O final do século XIX representa um marco assinalável na indústria baleeira mundial, com uma evolução de técnica que iria modificar, abrupta e irreversivelmente, não só a atividade como as populações naturais das principais espécies capturadas. A mudança da técnica americana para a baleação norueguesa, com a introdução dos baleeiros a vapor e a invenção do arpão explosivo, aliada às primeiras fábricas de processamento de baleias na costa, foram a base para o início de uma nova era da baleação no início do século XX.
Um estudo recente de investigadores do Departamento Nacional de Pescas Marinhas dos E.U.A. tentou definir os números de animais capturados durante o século XX e a tarefa demonstrou-se tão difícil como as estimativas avassaladoras. Para o caso do cachalote, estima-se que 300.000 animais tenham sido mortos entre 1712 e 1899 pelas mesmas técnicas usadas no romance Moby Dick – de grandes navios baleeiros partiam botes que perseguiam e arpoavam os animais – e que o mesmo número foi atingido entre 1900 e 1962, e novamente entre 1962 e 1972, o auge da era moderna da caça à baleia.
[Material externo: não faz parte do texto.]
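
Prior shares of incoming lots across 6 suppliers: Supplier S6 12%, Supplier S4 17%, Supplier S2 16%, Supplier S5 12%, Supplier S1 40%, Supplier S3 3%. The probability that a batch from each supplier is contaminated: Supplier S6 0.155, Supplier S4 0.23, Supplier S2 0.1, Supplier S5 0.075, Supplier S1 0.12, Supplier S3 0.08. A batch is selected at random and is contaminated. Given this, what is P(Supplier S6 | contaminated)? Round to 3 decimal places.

0.140

Prior × likelihood for each hypothesis:
  Supplier S6: 0.12 × 0.155 = 0.0186
  Supplier S4: 0.17 × 0.23 = 0.0391
  Supplier S2: 0.16 × 0.1 = 0.016
  Supplier S5: 0.12 × 0.075 = 0.009
  Supplier S1: 0.4 × 0.12 = 0.048
  Supplier S3: 0.03 × 0.08 = 0.0024
Total = 0.1331.
P(Supplier S6 | evidence) = 0.0186 / 0.1331 ≈ 0.140.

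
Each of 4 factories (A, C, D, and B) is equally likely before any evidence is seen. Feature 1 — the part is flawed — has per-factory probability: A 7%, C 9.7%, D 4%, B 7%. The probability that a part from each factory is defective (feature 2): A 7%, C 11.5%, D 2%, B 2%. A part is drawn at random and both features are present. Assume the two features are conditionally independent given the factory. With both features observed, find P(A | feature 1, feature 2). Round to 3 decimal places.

0.268

Since the prior is uniform, the posterior is proportional to the likelihood:
  A: 0.07 × 0.07 = 0.0049
  C: 0.097 × 0.115 = 0.011155
  D: 0.04 × 0.02 = 0.0008
  B: 0.07 × 0.02 = 0.0014
Normalizing constant = 0.018255.
P(A | evidence) = 0.0049 / 0.018255 ≈ 0.268.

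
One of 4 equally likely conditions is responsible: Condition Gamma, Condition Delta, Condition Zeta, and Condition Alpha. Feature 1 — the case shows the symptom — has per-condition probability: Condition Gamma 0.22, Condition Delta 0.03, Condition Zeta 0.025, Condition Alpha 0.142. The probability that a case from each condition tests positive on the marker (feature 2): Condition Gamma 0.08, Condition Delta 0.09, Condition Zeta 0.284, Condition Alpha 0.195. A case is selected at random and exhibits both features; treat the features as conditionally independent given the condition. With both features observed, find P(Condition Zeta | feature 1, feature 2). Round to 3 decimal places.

0.129

Since the prior is uniform, the posterior is proportional to the likelihood:
  Condition Gamma: 0.22 × 0.08 = 0.0176
  Condition Delta: 0.03 × 0.09 = 0.0027
  Condition Zeta: 0.025 × 0.284 = 0.0071
  Condition Alpha: 0.142 × 0.195 = 0.02769
Sum = 0.05509.
P(Condition Zeta | evidence) = 0.0071 / 0.05509 ≈ 0.129.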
Os cachalotes eram utilizados principalmente pelo óleo produzido pelo espermacete – órgão interno responsável pela produção de um líquido que, por variações na sua densidade, permite à espécie realizar mergulhos de grande profundidade – e com o qual se iluminavam as ruas das principais cidades no mundo ocidental.
Atualmente a caça ao cachalote é proibida em todo o mundo pela Comissão Baleeira Internacional (IWC) mas a espécie tem o estatuto de conservação Vulnerável pela União Internacional para a Conservação da Natureza (IUCN) porque as suas populações estão ainda a recuperar destes séculos de intensa captura. Este animal, um torpedo dos mares, de forma estranha e hábitos cosmopolitas, é hoje visto como um símbolo de conservação e mudanças de atitudes, como é o caso das comunidades baleeiras dos Açores, outrora caçadores de baleias, hoje vigias para a observação sustentável de cetáceos no arquipélago.
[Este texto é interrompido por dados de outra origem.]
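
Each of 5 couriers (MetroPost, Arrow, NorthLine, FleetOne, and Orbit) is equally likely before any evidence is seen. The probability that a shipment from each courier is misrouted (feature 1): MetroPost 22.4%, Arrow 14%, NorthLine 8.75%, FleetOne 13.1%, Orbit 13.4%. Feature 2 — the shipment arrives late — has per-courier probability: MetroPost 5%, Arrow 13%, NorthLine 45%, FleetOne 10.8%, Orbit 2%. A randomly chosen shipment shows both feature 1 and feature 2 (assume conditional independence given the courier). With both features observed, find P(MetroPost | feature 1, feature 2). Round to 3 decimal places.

0.131

Since the prior is uniform, the posterior is proportional to the likelihood:
  MetroPost: 0.224 × 0.05 = 0.0112
  Arrow: 0.14 × 0.13 = 0.0182
  NorthLine: 0.0875 × 0.45 = 0.039375
  FleetOne: 0.131 × 0.108 = 0.014148
  Orbit: 0.134 × 0.02 = 0.00268
Sum = 0.085603.
P(MetroPost | evidence) = 0.0112 / 0.085603 ≈ 0.131.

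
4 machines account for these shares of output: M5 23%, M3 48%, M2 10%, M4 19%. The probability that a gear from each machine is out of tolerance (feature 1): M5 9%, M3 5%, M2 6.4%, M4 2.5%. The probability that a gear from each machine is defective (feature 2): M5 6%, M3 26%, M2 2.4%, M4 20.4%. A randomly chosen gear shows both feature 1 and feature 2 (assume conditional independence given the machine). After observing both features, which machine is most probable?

Compute prior × likelihood for every hypothesis:
  M5: 0.23 × 0.09 × 0.06 = 0.001242
  M3: 0.48 × 0.05 × 0.26 = 0.00624
  M2: 0.1 × 0.064 × 0.024 = 0.0001536
  M4: 0.19 × 0.025 × 0.204 = 0.000969
Sum = 0.0086046.
Largest term belongs to M3, so M3 is most probable.

M3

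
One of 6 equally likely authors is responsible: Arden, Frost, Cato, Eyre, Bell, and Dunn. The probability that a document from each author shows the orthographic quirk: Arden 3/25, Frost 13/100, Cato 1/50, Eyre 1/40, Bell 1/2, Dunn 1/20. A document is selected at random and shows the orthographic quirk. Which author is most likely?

Bell

With a uniform prior (1/6 each), posterior ∝ likelihood:
  Arden: 0.12
  Frost: 0.13
  Cato: 0.02
  Eyre: 0.025
  Bell: 0.5
  Dunn: 0.05
Normalizing constant = 0.845.
Largest term belongs to Bell, so Bell is most probable.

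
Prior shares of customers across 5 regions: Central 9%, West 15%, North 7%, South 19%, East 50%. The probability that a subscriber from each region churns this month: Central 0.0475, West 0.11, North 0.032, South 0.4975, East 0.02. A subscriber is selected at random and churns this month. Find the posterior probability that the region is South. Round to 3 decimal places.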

Assim se compreende que o conhecimento sobre o meio marinho e os animais que o habitam, seja essencial para a sua conservação. Tal como Moby Dick, que só décadas mais tarde da sua publicação foi reconhecido como um clássico da literatura, também para os cetáceos, incluindo o grande cachalote, foram necessários séculos de mudança na perceção sobre a sua importância como predadores de topo nos ecossistemas naturais. E disso não nos podemos voltar a esquecer.”